Polycarp: a link to the Apostles
Jesus passed his teachings onto the Twelve Apostles, and Paul passed his teachings onto Timothy (I & II Timothy), but is anyone mentioned outside the Bible who heard an Apostle speak? Perhaps a guy by the name of Polycarp.
Polycarp (69-155) lived in present day western Turkey, and was the Bishop of Smyrna.
Smyrna is mentioned in one book of the Bible: it is one of the seven cities to which Revelation is addressed.
John the Apostle was the author of the book of Revelation, and so knew of all seven cities listed in Rev 2-3. No one knows for certain if John ever visited all of these cities, although early tradition states that John lived in Ephesus before being sent to Patmos, and once leaving Patmos resettled in Ephesus until his death. (Ephesus being another church mentioned in Rev 2-3.) Out of these cities mentioned in Rev 2-3, Smyrna is the closest to Ephesus, about 30 miles distance.
If John did live in Ephesus until his death in 100, and if he did travel to Smyrna—or Polycarp traveled to Ephesus—then he and Polycarp might have met. It is not too far a stretch of the imagination to see Polycarp meeting with John. After all, when Polycarp was 21 John was living in Ephesus; when Polycarp was 26 John had just been released from Patmos and was again in Ephesus; and John died when Polycarp was 31. In fact, Polycarp would have been the kind of young Christian leader that the elder Apostle would have wanted to meet. And Polycarp, being a young church leader, would have certainly wanted to meet the last living original Apostle, who lived only 30 miles away.
While much of this is conjecture, there are two pieces of literary evidence to back it up. First, Polycarp, as bishop, wrote one letter to the church in Philippi which has been found. The letter quotes I John 4:3; this is important because it possibly shows a connection between John and Polycarp. John wrote this letter in his old age (A.D. 95-100) in Ephesus. It would not have had time to circulate to all the churches in the Roman Empire before Polycarp wrote his letter in 108, but it would have had time to get to Smyrna where Polycarp lived so that he would have included it in his letter.
Second, Ireneaus (130-200), another Bishop, wrote that he knew Polycarp when Ireneaus was a young boy. He wrote of Polycarp that "he had conversations with John and with the rest of those who had seen the Lord." Ireneaus either received his information from Polycarp or from those who knew Polycarp. In any case, this is a personal account of John and Polycarp meeting.
Therefore Polycarp is most likely another bridge to the Apostles through John, just as Timothy was to Paul.
Polycarp was eventually arrested in Smyrna and told to retract his belief in Jesus or die.
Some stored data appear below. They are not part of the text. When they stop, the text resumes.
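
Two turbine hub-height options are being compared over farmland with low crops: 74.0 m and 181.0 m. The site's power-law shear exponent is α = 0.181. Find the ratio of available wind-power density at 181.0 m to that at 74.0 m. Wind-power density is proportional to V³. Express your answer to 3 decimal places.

1.625

Speed ratio: V_B/V_A = (z_B/z_A)^α = (181.0/74.0)^0.181 = (2.4459)^0.181 = 1.17573
Power-density ratio: P_B/P_A = (V_B/V_A)³ = (1.17573)³ = 1.62527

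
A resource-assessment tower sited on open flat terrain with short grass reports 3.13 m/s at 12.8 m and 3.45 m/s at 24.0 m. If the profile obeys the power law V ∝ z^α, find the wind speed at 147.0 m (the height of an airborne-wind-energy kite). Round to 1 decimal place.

4.6 m/s

First find α: α = ln(V₂/V₁)/ln(z₂/z₁) = ln(3.45/3.13)/ln(24.0/12.8) = 0.09734/0.62861 = 0.1549
Extrapolate from 24.0 m to 147.0 m: V₃ = 3.45 × (147.0/24.0)^0.1549 = 3.45 × 1.3240 = 4.5678 m/s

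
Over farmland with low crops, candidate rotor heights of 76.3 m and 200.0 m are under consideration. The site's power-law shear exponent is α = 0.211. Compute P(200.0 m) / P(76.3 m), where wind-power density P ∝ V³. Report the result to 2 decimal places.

Speed ratio: V_B/V_A = (z_B/z_A)^α = (200.0/76.3)^0.211 = (2.6212)^0.211 = 1.22548
Power-density ratio: P_B/P_A = (V_B/V_A)³ = (1.22548)³ = 1.84041

1.84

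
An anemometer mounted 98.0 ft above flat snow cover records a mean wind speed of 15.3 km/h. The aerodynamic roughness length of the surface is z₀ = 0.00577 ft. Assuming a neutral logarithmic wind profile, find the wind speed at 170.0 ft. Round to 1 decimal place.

Log law: V(z) ∝ ln(z/z₀), so V₂/V₁ = ln(z₂/z₀) / ln(z₁/z₀).
ln(170.0/0.00577) = 10.2909, ln(98.0/0.00577) = 9.7401
V₂ = 15.3 × 10.2909/9.7401 = 15.3 × 1.0566 = 16.1653 km/h

16.2 km/h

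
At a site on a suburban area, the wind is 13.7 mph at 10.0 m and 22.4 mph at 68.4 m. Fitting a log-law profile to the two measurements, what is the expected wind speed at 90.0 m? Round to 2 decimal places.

23.64 mph

Log law: V ∝ ln(z/z₀). From the pair, with r = V₁/V₂ = 0.61161,
ln z₀ = (ln z₁ − r·ln z₂)/(1 − r) = (2.3026 − 0.61161×4.2254)/0.38839 = -0.7253 → z₀ = 0.4842 m
V₃ = V₁ · ln(z₃/z₀)/ln(z₁/z₀) = 13.7 × 5.2251/3.0278 = 23.6417 mph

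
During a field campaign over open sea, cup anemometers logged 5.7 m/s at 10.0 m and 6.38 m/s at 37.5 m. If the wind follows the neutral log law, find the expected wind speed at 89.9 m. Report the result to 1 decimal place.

Log law: V ∝ ln(z/z₀). From the pair, with r = V₁/V₂ = 0.89342,
ln z₀ = (ln z₁ − r·ln z₂)/(1 − r) = (2.3026 − 0.89342×3.6243)/0.10658 = -8.7768 → z₀ = 0.0001543 m
V₃ = V₁ · ln(z₃/z₀)/ln(z₁/z₀) = 5.7 × 13.2755/11.0794 = 6.8298 m/s

6.8 m/s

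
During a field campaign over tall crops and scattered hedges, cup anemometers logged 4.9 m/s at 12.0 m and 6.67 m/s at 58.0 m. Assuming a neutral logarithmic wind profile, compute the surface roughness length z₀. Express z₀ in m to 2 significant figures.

z₀ ≈ 0.15 m

Log law: V(z) ∝ ln(z/z₀). With r = V₁/V₂ = 4.9/6.67 = 0.73463,
r · ln(z₂/z₀) = ln(z₁/z₀) ⇒ ln z₀ = (ln z₁ − r·ln z₂)/(1 − r)
ln z₀ = (2.48491 − 0.73463×4.06044) / 0.26537 = -1.8767
z₀ = exp(-1.8767) = 0.1531 m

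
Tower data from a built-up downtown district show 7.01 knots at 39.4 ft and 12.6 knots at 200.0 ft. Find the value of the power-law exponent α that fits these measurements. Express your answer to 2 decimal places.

α ≈ 0.36

Power law: V₂/V₁ = (z₂/z₁)^α ⇒ α = ln(V₂/V₁) / ln(z₂/z₁)
α = ln(12.6/7.01) / ln(200.0/39.4) = ln(1.7974) / ln(5.0761)
  = 0.58636 / 1.62455 = 0.36094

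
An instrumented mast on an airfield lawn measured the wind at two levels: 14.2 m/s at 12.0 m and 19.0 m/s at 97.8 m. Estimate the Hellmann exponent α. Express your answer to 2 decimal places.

α ≈ 0.14

Power law: V₂/V₁ = (z₂/z₁)^α ⇒ α = ln(V₂/V₁) / ln(z₂/z₁)
α = ln(19.0/14.2) / ln(97.8/12.0) = ln(1.3380) / ln(8.1500)
  = 0.29120 / 2.09802 = 0.13880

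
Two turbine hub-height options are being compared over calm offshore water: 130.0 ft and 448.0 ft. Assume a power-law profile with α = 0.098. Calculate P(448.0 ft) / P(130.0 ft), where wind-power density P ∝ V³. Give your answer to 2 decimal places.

Speed ratio: V_B/V_A = (z_B/z_A)^α = (448.0/130.0)^0.098 = (3.4462)^0.098 = 1.12891
Power-density ratio: P_B/P_A = (V_B/V_A)³ = (1.12891)³ = 1.43872

1.44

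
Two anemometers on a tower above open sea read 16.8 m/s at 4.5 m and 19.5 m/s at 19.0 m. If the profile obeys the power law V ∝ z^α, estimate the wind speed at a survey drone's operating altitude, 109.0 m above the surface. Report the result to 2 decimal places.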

Polycarp responded: "Eighty-six years have I served him, and he has done me no wrong; how then can I blaspheme my king who saved me?" The mob then dragged him out, burned him at the stake (although he would not let them bind him to the pole, saying "He that granted me to endure the fire will grant me also to remain at the pyre unmoved."), and finally the executioner stabbed him to death.
So ended the life of a direct connection between one of the Apostles of Jesus and the new Christian movement.